Research Scenario

The CEO of a company evaluated the communication skills (multiple-item rating scale) of all employees and found that, on average, their performance was below the company’s desired standard. To address this gap, all employees participated in a professional communication training program. The CEO now wants to determine whether the training has led to measurable improvements in employees’ communication abilities. Is there an improvement in the employees’ communication skills?

Hypothesis

Null Hypothesis (H₀): There is no difference between the pre-training scores and post-training scores.

Alternative Hypothesis (H₁): There is a difference between the pre-training scores and post-training scores.

Research Report on Results: Dependent t-test

A Dependent t-test was conducted to compare communication skills before and after participating in a professional communication training program among 150 employees. Results showed that post-training communication scores (M = 69.24,SD = 9.48) were significantly higher than pre-training scores (M = 59.73, SD = 7.97), t(149) = -23.29, p < .001. These results suggest that the professional communication training program significantly improved employee’s communication skills.

Load Package & Import Dataset

# Load required packages
library(readxl)
library(effectsize)

# Import dataset
dataset <- read_excel("C:\\Users\\rohit\\Downloads\\A6R3.xlsx")

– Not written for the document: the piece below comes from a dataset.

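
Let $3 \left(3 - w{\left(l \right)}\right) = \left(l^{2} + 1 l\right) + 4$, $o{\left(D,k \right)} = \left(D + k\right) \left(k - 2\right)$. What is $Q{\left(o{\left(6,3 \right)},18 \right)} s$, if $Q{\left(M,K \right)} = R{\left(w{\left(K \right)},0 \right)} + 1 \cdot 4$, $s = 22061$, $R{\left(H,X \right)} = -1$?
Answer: $66183$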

CALCULATE THE DIFFERENCE SCORES

Before <- dataset$PreTraining
After <- dataset$PostTraining

Differences <- After - Before

Histogram

# Histogram of Differences
hist(Differences,
     main = "Histogram of Difference Scores",
     xlab = "Difference (Post - Pre)",
     ylab = "Frequency",
     col = "lightblue",
     border = "black",
     breaks = 20)

# QUESTION 1: Is the histograms symmetrical, positively skewed, or negatively skewed?
# ANSWER: The histogram is symmetrical.

# QUESTION 2: Did the histogram look too flat, too tall, or did it have a proper bell curve?
# ANSWER: The histogram has a proper bell curve.

Shapiro Wilk Test

shapiro.test(Differences)
## 
##  Shapiro-Wilk normality test
## 
## data:  Differences
## W = 0.98773, p-value = 0.21
# QUESTION 1: Was the data normally distributed or abnormally distributed?
# If p > 0.05 (P-value is GREATER than .05) this means the data is NORMAL (continue with Dependent t-test).
# If p < 0.05 (P-value is LESS than .05) this means the data is NOT normal (switch to Wilcoxon Sign Rank).
# ANSWER:The data is normally distributed. The p-value is 0.21, which is greater than 0.05, so we continue with the Dependent t-test.

Boxplot

# Boxplot of Differences
boxplot(Differences,
        main = "Distribution of Score Differences (After - Before)",
        ylab = "Difference in Scores",
        col = "blue",
        border = "darkblue")

# QUESTION 1: How many dots are in your boxplot?
# ANSWER:  No dots.

# QUESTION 2: Where are the dots in your boxplot?
# ANSWER: There are no dots.

# QUESTION 3: Based on the dots and there location, is the data normal?
# ANSWER: Yes, the data is normal. There are no dots in the boxplot, which indicates no outliers and confirms normal distribution.

Descriptive Statistics

mean(Before, na.rm = TRUE)
## [1] 59.73333
median(Before, na.rm = TRUE)
## [1] 60
sd(Before, na.rm = TRUE)
## [1] 7.966091
length(Before)
## [1] 150
# DESCRIPTIVES FOR AFTER SCORES

mean(After, na.rm = TRUE)
## [1] 69.24
median(After, na.rm = TRUE)
## [1] 69.5
sd(After, na.rm = TRUE)
## [1] 9.481653
length(After)
## [1] 150

Dependent T-Test

t.test(Before, After, paired = TRUE)
## 
##  Paired t-test
## 
## data:  Before and After
## t = -23.285, df = 149, p-value < 2.2e-16
## alternative hypothesis: true mean difference is not equal to 0
## 95 percent confidence interval:
##  -10.313424  -8.699909
## sample estimates:
## mean difference 
##       -9.506667
#The results were statistically significant (p < .001, which is less than .05). So, we caluculate the effect size.

Load Packages

library(effectsize)

COHEN’S D

 cohens_d(Before, After, paired = TRUE)
## For paired samples, 'repeated_measures_d()' provides more options.
## Cohen's d |         95% CI
## --------------------------
## -1.90     | [-2.17, -1.63]
# QUESTION 1: What is the size of the effect?
# ANSWER: Cohen's d = 1.90, which indicates a very large effect size.
# QUESTION 2: Which group had the higher average score?
# ANSWER: The Post-Training group had the higher average score. The mean for After was 69.24 compared to Before which was 59.73.